Tribuna Musical: sábado, mayo 28, 2016
Our three main orchestras are in good shape
In just two weeks our three main orchestras offered free concerts at the Usina del Arte (two) and at the Blue Whale (one). And all three were in pretty good shape.
C Let´s start with the Usina and its slow transition with a new team led by Marcelo Panozzo, substituting Gustavo Mozzi who is working at the CCK. He has had important former posts: BAFICI´s Artistic Director (2012-5), editor of Penguin Random House and of La Nación´s ADN magazine, as well as Entertainment editor of Clarín. But nothing that indicates an interest in classical concerts.
Of course, in this case the change of guard is within the same political party, which should make it easy, but up to now things are going very slowly and the logistics leave much to be desired. Item: you will look in vain in their Internet site for a telephone or a mail address.
As to programming, up to now the Usina is saved by the Colón, which may have many faults but it has a yearly programme and a booklet giving all details. What´s relevant and positive is that the Buenos Aires Philharmonic, apart from its subscription series at the Colón, is giving no less than eleven programmes at the Usina, with completely different programmes than the ones at the Colón (last year they were similar, so the new policy is quite a gain). No less commendable is the fact that the Estable (Resident) Colón Orchestra is taken out of the operatic pit and will offer seven concerts at the Usina.

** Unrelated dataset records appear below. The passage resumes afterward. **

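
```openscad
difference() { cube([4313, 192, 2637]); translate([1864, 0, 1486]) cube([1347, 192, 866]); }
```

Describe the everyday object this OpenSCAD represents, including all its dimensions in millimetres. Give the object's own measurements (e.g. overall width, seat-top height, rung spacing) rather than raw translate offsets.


A wall 4313 mm long (x), 192 mm thick (y), 2637 mm tall, with a rectangular window opening cut through it. The opening is 1347 mm wide and 866 mm tall; its sill is at z = 1486 mm and its near (−x) edge is 1864 mm from the wall's −x end. The opening passes through the full wall thickness.


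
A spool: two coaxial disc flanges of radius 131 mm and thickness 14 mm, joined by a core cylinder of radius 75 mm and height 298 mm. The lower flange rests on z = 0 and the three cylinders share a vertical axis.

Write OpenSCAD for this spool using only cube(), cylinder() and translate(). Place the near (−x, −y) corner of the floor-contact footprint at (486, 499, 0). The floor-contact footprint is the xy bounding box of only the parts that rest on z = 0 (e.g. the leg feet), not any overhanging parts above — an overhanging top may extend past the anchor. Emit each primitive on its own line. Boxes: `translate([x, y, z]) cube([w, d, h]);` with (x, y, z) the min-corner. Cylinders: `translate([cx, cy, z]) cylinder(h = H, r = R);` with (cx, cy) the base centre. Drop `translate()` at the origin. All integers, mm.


translate([617, 630, 0]) cylinder(h = 14, r = 131);
translate([617, 630, 14]) cylinder(h = 298, r = 75);
translate([617, 630, 312]) cylinder(h = 14, r = 131);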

The Usina hand programmes , except for one line that reads “Usina del Arte”, are clearly the Colón´s: its authorities are stated there, not the Usina´s, a mere venue. (By the way, they are very poor, with no commentaries on the music played). I had recourse to the Colón to obtain my press tickets for the concert of April 30. Once I arrived at the Usina, I finally got the press contact and the telephone I needed and now things are normal, but it´s an ABC of communication whenever there´s a team change to send a presentation mail to habitual newspaper reviewers.

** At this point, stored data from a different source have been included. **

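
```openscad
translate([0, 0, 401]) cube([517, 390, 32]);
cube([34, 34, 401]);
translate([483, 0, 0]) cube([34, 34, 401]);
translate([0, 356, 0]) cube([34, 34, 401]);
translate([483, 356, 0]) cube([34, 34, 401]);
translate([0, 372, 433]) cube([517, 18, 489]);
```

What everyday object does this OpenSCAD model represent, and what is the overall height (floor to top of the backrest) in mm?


A chair. The overall height is 922 mm.

A slab on four corner posts with a tall panel at the back — a chair. The seat slab sits at z = 401 with thickness 32, and the 489 mm backrest starts at the seat top, so the overall height is 401 + 32 + 489 = 922 mm.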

One of the great mistakes of the Usina in preceding years was that it didn´t have a year schedule: you got the information one month at a time, and generally you were informed, say, about June in May´s last week; hardly the right way to run a concert-giving institution. Up to now, things haven´t changed, and the other non-Colón activities haven´t been interesting in the field of classical music.
Meanwhile, a useful piece of news: a parking lot has just opened. There should also be a system at the Usina to be able to call for cabs, they are quite absent in that zone . And more security: Caffarena is very dark.

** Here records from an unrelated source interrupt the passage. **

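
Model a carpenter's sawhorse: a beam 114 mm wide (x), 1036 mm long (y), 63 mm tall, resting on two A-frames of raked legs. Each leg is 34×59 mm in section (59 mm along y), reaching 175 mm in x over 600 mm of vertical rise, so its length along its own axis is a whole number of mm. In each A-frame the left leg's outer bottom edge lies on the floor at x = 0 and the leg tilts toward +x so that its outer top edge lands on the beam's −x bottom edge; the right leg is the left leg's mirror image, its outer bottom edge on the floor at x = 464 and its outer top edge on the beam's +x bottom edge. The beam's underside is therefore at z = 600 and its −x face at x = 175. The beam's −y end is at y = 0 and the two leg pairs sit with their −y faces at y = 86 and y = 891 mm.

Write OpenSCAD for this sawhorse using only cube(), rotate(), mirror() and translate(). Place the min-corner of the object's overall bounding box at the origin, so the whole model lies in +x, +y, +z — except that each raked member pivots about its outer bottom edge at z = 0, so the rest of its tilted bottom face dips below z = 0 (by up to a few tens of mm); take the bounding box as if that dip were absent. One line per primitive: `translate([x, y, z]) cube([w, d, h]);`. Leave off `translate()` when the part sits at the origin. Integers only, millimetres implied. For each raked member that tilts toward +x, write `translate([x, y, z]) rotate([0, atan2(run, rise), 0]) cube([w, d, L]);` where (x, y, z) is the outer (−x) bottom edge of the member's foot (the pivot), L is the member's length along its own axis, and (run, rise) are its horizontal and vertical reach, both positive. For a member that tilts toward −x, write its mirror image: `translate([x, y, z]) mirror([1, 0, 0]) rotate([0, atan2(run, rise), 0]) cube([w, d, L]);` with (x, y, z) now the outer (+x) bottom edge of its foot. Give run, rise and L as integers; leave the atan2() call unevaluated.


// leg length = √(175² + 600²) = 625
// right-leg outer foot x = 2·175 + 114 = 464
// beam min-corner = (175, 0, 600)
translate([175, 0, 600]) cube([114, 1036, 63]);
translate([0, 86, 0]) rotate([0, atan2(175, 600), 0]) cube([34, 59, 625]);
translate([464, 86, 0]) mirror([1, 0, 0]) rotate([0, atan2(175, 600), 0]) cube([34, 59, 625]);
translate([0, 891, 0]) rotate([0, atan2(175, 600), 0]) cube([34, 59, 625]);
translate([464, 891, 0]) mirror([1, 0, 0]) rotate([0, atan2(175, 600), 0]) cube([34, 59, 625]);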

But now to the good things. On April 30 Francisco Rettig conducted an attractive combination: Richard Strauss´ “Duetto-Concertino for clarinet, bassoon and orchestra” and the Fantastic Symphony by Berlioz. The Duetto, rarely played here (though it has at least nine recordings), is a charming piece written in 1947 when the composer was 83; completely tonal and nostalgic, it has no pretensions: just pleasant but individual writing, a bit too repetitive. It was beautifully played by Carlos Céspedes (clarinet) and Ezequiel Fainguersch (bassoon).
As to the “Fantastic”, created in 1830 just three years after Beethoven´s death, after dozens of performances I remain amazed: it opened a new world of sound both in the richness of its ideas and the ceaselessly innovative orchestration. The Chilean conductor showed his mettle in a faithful rendition of the score´s many moods, and the Orchestra responded with considerable virtuosity.
On May 12 it was the turn of the Phil under Javier Logioia Orbe and with the return of a much loved pianist: Ralph Votapek. By now he must be seventy and he has lost none of his splendid musicality and command; also, he looks 55. Prokofiev´s Third Concerto (his best) is notoriously a great challenge, with its mixture of lyricism and savagery. The pianist gave us impeccably the relentless dynamism of the climactic passages and the delicacy of its dreamy bits.
Logioia is a firm and studious conductor, though he has a tendency to force the sound and this was felt both in Prokofiev (he also conducted the short March from “The Love for Three Oranges”) and in Elgar´s wonderful “Enigma Variations”, certainly well understood and expressed, but at times too clangorous. However, my seat in the very last row and under a roof may have had an acoustic influence on what I heard.
Finally, the National Symphony at the Blue Whale gave a splendid concert on April 13. Two valuable works were played with a degree of technical accomplishment and artistic comprehension that speaks highly of the orchestra, their conductor Günter Neuhold (who has come several times to BA in preceding seasons) and the pianist of the orchestra, Marcelo Balat. Ginastera´s Piano Concerto Op.28 (1961) is extremely difficult; its aesthetics are Expressionistic with a touch of Argentine rhythms. Balat played marvelously.
Shostakovich wrote a 55-minute masterpiece in his astonishing Tenth Symphony (1953, the year of Stalin´s death). Neuhold showed an admirable grip on the phrasing of chamber passages and the buildup of climaxes, and the Orchestra responded with stunning impact.